In any case, happy fathers day to FATHERS. Men who physically, verbally, sexually, and mentally assault children and their mothers: join my dad in hell.
Thursday, June 16, 2011
This picture is from going to see Sloan for the first time - despite being a long time fan... like 15 years long. About 1 am after the show, I got a CD autographed and had brief conversations with everyone in the band, and as my husband took pictures using his phone, Chris Murphy moved us over to the edge of the stage and positioned us in one of the few lights that remained on while the crew broke down equipment.

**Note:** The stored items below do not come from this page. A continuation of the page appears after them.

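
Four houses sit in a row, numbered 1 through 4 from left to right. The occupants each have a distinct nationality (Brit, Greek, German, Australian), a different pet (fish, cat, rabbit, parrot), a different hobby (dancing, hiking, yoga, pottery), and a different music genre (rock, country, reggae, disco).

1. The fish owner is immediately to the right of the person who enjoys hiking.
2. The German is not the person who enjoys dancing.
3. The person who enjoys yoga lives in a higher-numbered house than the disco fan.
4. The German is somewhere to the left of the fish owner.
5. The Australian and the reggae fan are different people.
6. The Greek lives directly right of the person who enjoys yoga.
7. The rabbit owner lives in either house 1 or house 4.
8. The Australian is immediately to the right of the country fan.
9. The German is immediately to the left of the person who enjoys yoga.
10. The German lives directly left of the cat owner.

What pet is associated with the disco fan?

rabbit

The German is narrowed to house 1 or 2; consider each.
Placing it in house 2 leads to a contradiction, so it's in house 1.
Clue 9: the person who enjoys yoga is in house 2.
From clue 10, the cat owner must be in house 2.
By clue 1, the fish owner is in house 4.
By clue 1, the person who enjoys hiking is in house 3.
Clue 3: the disco fan is in house 1.
Clue 6: the Greek is in house 3.
House 1 pet: only rabbit fits.
House 3 pet: only parrot fits.
House 1 hobby: only pottery fits.
House 4 hobby: only dancing fits.
By clue 8, the Australian is in house 4.
Clue 8: the country fan is in house 3.
House 2 nationality: only Brit fits.
Clue 5: the reggae fan is in house 2.
House 4 music genre: only rock fits.
So: house 1 = German/rabbit/pottery/disco, house 2 = Brit/cat/yoga/reggae, house 3 = Greek/parrot/hiking/country, house 4 = Australian/fish/dancing/rock.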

He looked at John, smiled, and told me "find your light."
It was a moment that I keep returning to, it was a really thoughtful gesture. Not that I was in any way surprised that a Canadian bassist would be polite, thoughtful, and sincere in general - but that after playing shows for 20 years and taking countless pictures with giddy fans there was no sense of "this gets old" or "not again" or anything like that. It's a great thing to do what you love with your life and to have other people enjoy it, benefit from it, and be inspired by it.
Wednesday, November 11, 2009
Joey points to his sister, standing next to the television with her finger on the power button. She looks at me. This child rarely blinks, which is odd because her eyes are as big as golf balls. Her tiny little finger puts pressure on the power button. Off. On. Off. On. Off. On. Off.
"Nonononononononononononononono," she tells me.
Her finger comes away from the television to admonish me (a cat? her brother? the air?).
You always hear that kids imitate what they see. My kids love to admonish each other, help with the dishes, and go bye bye. Joey wants to go shopping every time we get in the car. I wish I shopped as much as he wants to; we really only grocery shop on Saturdays.
I have a contented life, but watching what my kids do in imitation of me is a little depressing. In their eyes right now I'm a grocery shopping, bath giving, no-doling, dishwasher who occasionally slips them a little piece of cheese.